Andreï Zviaguintsev va ainsi intituler son film pour désigner la corruption de l’Etat.  Son personnage, Kolia, rappelle celui de Job dans la Bible. Kolia habite dans une maison qu’il a construite de ses propres mains près de la mer de Barents. Il fait l’objet d’une procédure d’expropriation mise en place par le maire qui voudrait récupérer le terrain afin d’en faire, apparemment, un centre de télécommunications. Mais Kolia est attaché à ce lieu où ont vécu son grand-père et son père. Il fait appel à son ami, Dmitri, avocat, pour essayer d’obtenir une somme plus importante que celle proposée. Mais il va se heurter à des obstacles, privés et publics…

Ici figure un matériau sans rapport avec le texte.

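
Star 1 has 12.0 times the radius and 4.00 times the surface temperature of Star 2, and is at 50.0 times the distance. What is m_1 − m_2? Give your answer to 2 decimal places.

-2.92

L_1/L_2 = (12.0)²(4.00)⁴ = 3.686×10^4.
F_1/F_2 = (L_1/L_2)/(d_1/d_2)² = 3.686×10^4/2500 = 14.75.
m_1 − m_2 = −2.5 log₁₀(14.75) = -2.92.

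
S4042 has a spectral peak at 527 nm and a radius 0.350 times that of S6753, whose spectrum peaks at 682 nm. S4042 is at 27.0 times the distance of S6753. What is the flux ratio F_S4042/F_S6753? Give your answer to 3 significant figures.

4.71×10^-4

Wien's law: T_S4042/T_S6753 = λ_S6753/λ_S4042 = 682/527 = 1.294.
L_S4042/L_S6753 = (R_S4042/R_S6753)²(T_S4042/T_S6753)⁴ = (0.350)²(1.294)⁴ = 0.3436.
F_S4042/F_S6753 = (L_S4042/L_S6753)/(d_S4042/d_S6753)² = 0.3436/(27.0)² = 4.713×10^-4.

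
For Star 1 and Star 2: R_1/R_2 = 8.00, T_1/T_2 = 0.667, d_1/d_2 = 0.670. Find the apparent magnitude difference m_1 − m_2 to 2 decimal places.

-3.63

L_1/L_2 = (8.00)²(0.667)⁴ = 12.67.
F_1/F_2 = (L_1/L_2)/(d_1/d_2)² = 12.67/0.4489 = 28.22.
m_1 − m_2 = −2.5 log₁₀(28.22) = -3.63.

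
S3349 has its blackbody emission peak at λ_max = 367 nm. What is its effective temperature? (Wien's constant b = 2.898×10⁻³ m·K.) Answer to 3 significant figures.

T = b/λ_max = 2.898×10⁻³ / (367×10⁻⁹) = 7896 K.

7.90×10^3 K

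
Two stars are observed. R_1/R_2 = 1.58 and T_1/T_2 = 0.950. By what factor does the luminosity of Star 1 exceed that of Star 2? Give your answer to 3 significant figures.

From the Stefan–Boltzmann law, L ∝ R²T⁴, so
L_1/L_2 = (R_1/R_2)² (T_1/T_2)⁴ = (1.58)² × (0.950)⁴ = 2.496 × 0.8145 = 2.033.

2.03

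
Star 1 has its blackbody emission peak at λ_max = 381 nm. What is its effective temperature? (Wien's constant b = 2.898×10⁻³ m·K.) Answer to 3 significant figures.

T = b/λ_max = 2.898×10⁻³ / (381×10⁻⁹) = 7606 K.

7.61×10^3 K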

Le réalisateur a mis en scène un fait divers. Cependant, il montre de façon admirable l’association Etat/Eglise, association puissante contre laquelle un homme seul ne peut rien. Le maire, ici, a du sang sur les mains mais il est appuyé par le chef de la police, madame le Procureur, la juge, l’évêque… bref, tous ceux qui détiennent une certaine puissance. Zviaguintsev met également en relief la trahison, souvent amenée, justement, par la perspective du pouvoir.

J’ai vraiment apprécié ce film tourné de façon admirable. Cet homme se battant, seul, dans un univers glauque, luttant pour sa liberté, ne peut qu’avoir notre empathie.